The drive into the Niki Club is full of suprises. How could such a populous country still have such thick woods? And are those REALLY overhead fans in the cow sheds? Its lush, green and the air is filled with the pervasive shuuuuush of running water. The area itself is renowned for its hot springs and the country is traversed with the rivers and creeks which feed from them. Ah yes, a few days at the Niki Club will leave your head clear, the body recuperated and your stresses behind.
The rooms:
Rooms come in several types in two wings. The original six rooms in the Main building are the most traditionally Japanese. They front onto a wet rock garden and have a bench edaya outside for drinking tea and smoking. Inside, a living room with sofa looks out through a window wall to the rock garden and behind is the tatami-matted bedroom where a maid will prepare a futon in the evening.
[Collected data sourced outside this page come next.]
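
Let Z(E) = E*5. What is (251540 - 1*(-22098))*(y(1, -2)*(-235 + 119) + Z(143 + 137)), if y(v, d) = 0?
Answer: 383093200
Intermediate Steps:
Z(E) = 5*E
(251540 - 1*(-22098))*(y(1, -2)*(-235 + 119) + Z(143 + 137)) = (251540 - 1*(-22098))*(0*(-235 + 119) + 5*(143 + 137)) = (251540 + 22098)*(0*(-116) + 5*280) = 273638*(0 + 1400) = 273638*1400 = 383093200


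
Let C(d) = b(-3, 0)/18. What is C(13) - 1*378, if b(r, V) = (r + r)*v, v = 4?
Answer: -1138/3 ≈ -379.33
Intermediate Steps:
b(r, V) = 8*r (b(r, V) = (r + r)*4 = (2*r)*4 = 8*r)
C(d) = -4/3 (C(d) = (8*(-3))/18 = -24*1/18 = -4/3)
C(13) - 1*378 = -4/3 - 1*378 = -4/3 - 378 = -1138/3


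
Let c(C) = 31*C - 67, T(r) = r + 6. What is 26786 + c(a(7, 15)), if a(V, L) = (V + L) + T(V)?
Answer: 27804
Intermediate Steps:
T(r) = 6 + r
a(V, L) = 6 + L + 2*V (a(V, L) = (V + L) + (6 + V) = (L + V) + (6 + V) = 6 + L + 2*V)
c(C) = -67 + 31*C
26786 + c(a(7, 15)) = 26786 + (-67 + 31*(6 + 15 + 2*7)) = 26786 + (-67 + 31*(6 + 15 + 14)) = 26786 + (-67 + 31*35) = 26786 + (-67 + 1085) = 26786 + 1018 = 27804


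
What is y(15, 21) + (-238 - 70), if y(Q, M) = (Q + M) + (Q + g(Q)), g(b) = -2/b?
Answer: -3857/15 ≈ -257.13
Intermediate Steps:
y(Q, M) = M - 2/Q + 2*Q (y(Q, M) = (Q + M) + (Q - 2/Q) = (M + Q) + (Q - 2/Q) = M - 2/Q + 2*Q)
y(15, 21) + (-238 - 70) = (21 - 2/15 + 2*15) + (-238 - 70) = (21 - 2*1/15 + 30) - 308 = (21 - 2/15 + 30) - 308 = 763/15 - 308 = -3857/15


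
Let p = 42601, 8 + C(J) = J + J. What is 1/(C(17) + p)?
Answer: 1/42627 ≈ 2.3459e-5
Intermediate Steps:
C(J) = -8 + 2*J (C(J) = -8 + (J + J) = -8 + 2*J)
1/(C(17) + p) = 1/((-8 + 2*17) + 42601) = 1/((-8 + 34) + 42601) = 1/(26 + 42601) = 1/42627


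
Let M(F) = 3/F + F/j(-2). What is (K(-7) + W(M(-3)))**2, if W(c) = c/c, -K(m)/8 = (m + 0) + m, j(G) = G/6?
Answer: 12769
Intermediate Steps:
j(G) = G/6 (j(G) = G*(1/6) = G/6)
K(m) = -16*m (K(m) = -8*((m + 0) + m) = -8*(m + m) = -16*m)
M(F) = -3*F + 3/F (M(F) = 3/F + F/(((1/6)*(-2))) = 3/F + F/(-1/3) = 3/F + F*(-3) = 3/F - 3*F = -3*F + 3/F)
W(c) = 1
(K(-7) + W(M(-3)))**2 = (-16*(-7) + 1)**2 = (112 + 1)**2 = 113**2 = 12769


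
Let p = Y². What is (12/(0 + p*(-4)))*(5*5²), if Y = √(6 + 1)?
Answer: -375/7 ≈ -53.571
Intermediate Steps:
Y = √7 ≈ 2.6458
p = 7 (p = (√7)² = 7)
(12/(0 + p*(-4)))*(5*5²) = (12/(0 + 7*(-4)))*(5*5²) = (12/(0 - 28))*(5*25) = (12/(-28))*125 = (12*(-1/28))*125 = -3/7*125 = -375/7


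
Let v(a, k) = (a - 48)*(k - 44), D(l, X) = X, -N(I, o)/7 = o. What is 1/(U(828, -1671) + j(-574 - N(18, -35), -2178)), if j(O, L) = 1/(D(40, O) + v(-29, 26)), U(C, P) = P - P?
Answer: 567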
In front of these rooms are the suites, cosy enclaves surrounded by gardens, both lush and green and those of rocks. The wooden floors are a warming contrast to the stark concrete exteriors with their flat roofs landscaped with Japanese style rock gardens typical of the Tochigi prefecture; of slightly rusty, grey and cream coloured stones. The sliding glass doors from each room of every villa continues the nature connection theme and in summer provide welcome breeze and the opportunity to really listen to the sound of silence. Which of course is anything but
a night filled with the sounds of water, birds and frogs is one man’s pleasure and another’s pain. If you relax, it will hypnotise you.
Touches include the in-room wear, which the room guide will tell you is not appropriate for the restaurants but perfectly acceptable out in the garden and the spa. Its comfortable and cute. Choose from knit or cotton pyjamas in addition to a waffle bathrobe. Incense and complimentary soft-drinks and beer in the mini-bar are also nice as is the Japanese standard always on hot water with a set of quality cups and a teapot with complimenting caddy of green tea.
The newest 24 of the 32 rooms have been recently commissioned from the very busy Sir Terence Conran and feature many of his signatures. Most are split-level and many include a rooftop terrace off the upstairs bedroom. Perfect for being up amongst the trees. These rooms are more contemporary than the older but all share a minimalist design ethic. The Conran rooms are finished with splashes of colour and include a private outdoor iron rich mineral onsen. All rooms have bathrooms with shower stools and tubs. Most are cedar and smell divine when you fill them with steaming water.
Dont make the mistake of choosing these rooms based on their newness or their designer. Even though the older rooms have seen the stories of 20 years, their design endures and the positioning of those four along the river with access to the Japanese country gardens are outstanding if a little cosy. The proximity to nature through both direct access and expansive panels of glass is unbeatable.